I will look at one narrow area of the system, consider your own rights and hopefully it will steer you through the early process should the unthinkable happen.
Let me start at the very beginning. Us bikers love our bikes; so, the first thing we usually do after an accident is usually check the state of our beloved motorcycle.
I kid you not, I have watched a GoPro video of an accident (in which the biker broke his leg) where he immediately jumped up and picked his beloved motorcycle up, putting it on its side stand. All fuelled by adrenaline, which then wore off, and he crumpled to the floor, badly injured.
Us bikers then call our insurance company. Herein lays some potential trouble. Most of us insure our bikes fully comprehensively. This means that we can ask our own insurer to repair, or write off our machine, paying us the market value.
This doesn’t always happen for two reasons:
1. We have a natural inclination NOT to want to claim on our own policy and damage our no claims history. Rather we want to claim against the ‘wrongdoers’ insurer; and
2. Your own insurer may have an agreement with third party company, who you are forced to use in the event of a claim.
Naughty Insurers
Despite paying for the extra protection of a fully comprehensive policy, your insurer may never deal with your bike claim, rather passing you onto whoever they have an agreement with. This other company is a completely separate legal entity and not someone you will have contracted with when you purchased your insurance policy. I won’t name any particular company.

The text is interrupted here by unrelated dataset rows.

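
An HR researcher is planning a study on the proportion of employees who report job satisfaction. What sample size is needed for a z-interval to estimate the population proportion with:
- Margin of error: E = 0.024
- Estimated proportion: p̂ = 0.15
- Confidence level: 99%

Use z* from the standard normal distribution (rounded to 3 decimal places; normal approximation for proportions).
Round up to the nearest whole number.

Using z* for proportion z-interval (normal approximation).

For 99% confidence, z* = 2.576 (from standard normal table)

Sample size formula for proportion z-interval: n = z*²p̂(1-p̂)/E²

n = 2.576² × 0.15 × 0.85 / 0.024²
  = 6.635776 × 0.1275 / 0.000576
  = 1468.8567

Round up to the nearest whole number: n = 1469

1469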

Let’s just stop there for a moment. Reflect on what I just said. Your insurance company takes a premium from you. Your insurer never, ever has to pay out for your damaged bike. Why? Well, because it is farmed out to a third-party company. What a brilliant business model, take a premium and never pay out.
Third Party Companies
What is their angle, I hear you gasp. Well, these companies take your broken bike away. They offer to inspect it, repair it or if it is a write off, may even buy it off you.

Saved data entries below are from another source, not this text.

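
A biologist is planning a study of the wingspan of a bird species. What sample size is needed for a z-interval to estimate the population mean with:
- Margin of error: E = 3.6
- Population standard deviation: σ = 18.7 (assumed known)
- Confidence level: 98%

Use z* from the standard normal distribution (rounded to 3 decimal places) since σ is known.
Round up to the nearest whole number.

Using z* since population σ is known (z-interval formula).

For 98% confidence, z* = 2.326 (from standard normal table)

Sample size formula for z-interval: n = (z*σ/E)²

n = (2.326 × 18.7 / 3.6)²
  = (12.082278)²
  = 145.9814

Round up to the nearest whole number: n = 146

146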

It all looks too good to be true. No money up front and all this work is done for you.
In return you agree to sign their terms of business. This means you become liable for storage charges, recovery charges and they’ll even give you a hire bike, whilst yours is off the road.

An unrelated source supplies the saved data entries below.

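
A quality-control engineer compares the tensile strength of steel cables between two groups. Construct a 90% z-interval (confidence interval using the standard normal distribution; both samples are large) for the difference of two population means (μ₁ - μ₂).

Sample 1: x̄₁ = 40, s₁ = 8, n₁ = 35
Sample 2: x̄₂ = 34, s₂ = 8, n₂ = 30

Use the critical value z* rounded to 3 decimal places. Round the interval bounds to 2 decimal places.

Both samples are large (n₁ = 35 ≥ 30, n₂ = 30 ≥ 30), so a z-interval for the difference of means applies.

Point estimate: x̄₁ - x̄₂ = 40 - 34 = 6

Standard error: SE = √(s₁²/n₁ + s₂²/n₂)
= √(8²/35 + 8²/30)
= √(1.828571 + 2.133333)
= 1.990453

For 90% confidence, z* = 1.645 (from standard normal table)
Margin of error: E = z* × SE = 1.645 × 1.990453 = 3.2743

Z-interval: (x̄₁ - x̄₂) ± E = 6 ± 3.2743 = (2.7257, 9.2743)

Rounded to 2 decimal places:

(2.73, 9.27)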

Except this is done on a ‘credit hire’ basis. Read the small print. I have seen these ‘free bikes’ costing upwards of £150.00 per day.
There is then a perverse incentive to make sure your bike takes weeks, or months, to inspect. Why? Each day that passes it is accruing storage charges at £22.00 per day. This is how they make their money.
It also means you stay on the credit hire bike for longer; I have personally taken over a file from another law firm where the client was liable for £17,000.00 worth of credit hire charges!! His damaged bike was worth £6,000.00.
Let’s not forget your insurer is quite happy with this arrangement, as they never pay out a penny or incur any cost themselves during this process.
When things go wrong
At the end of this process there is a big fat bill. This bill may consist of a hybrid of charges, credit hire bike, top box hire, waiver excess protection etc. Legally, you must be responsible for these charges. If you were not the company that gave you all these benefits cannot recover them against the ‘wrongdoer’ or their insurer. This does cause some tension, of course, as the wrongdoer’s insurer doesn’t want to settle the bill in full and might ask perfectly legitimate questions such as ‘did the biker NEED a bike?’ and ‘does the biker have money in the bank?’. The issue being, if there was no need for a hire bike (because you have a second bike or access to a car) then why was one hired? If you have funds and are not impecunious then you probably won’t qualify, in the eyes of the law, as needing to hire on a ‘credit’ basis. Credit being the issue here, it is vastly more expensive than regular hiring. You are always liable, so if this bill isn’t paid, the company can pursue you for it.
What should you do?
Take advice. If you take independent advice early on, you go into the process with eyes wide open. The above might work perfectly for you, but don’t forget a qualified solicitor must put your interests first, not their own, or those of any third-party companies. You can then decide what the best course of action will be for you should the unthinkable happen.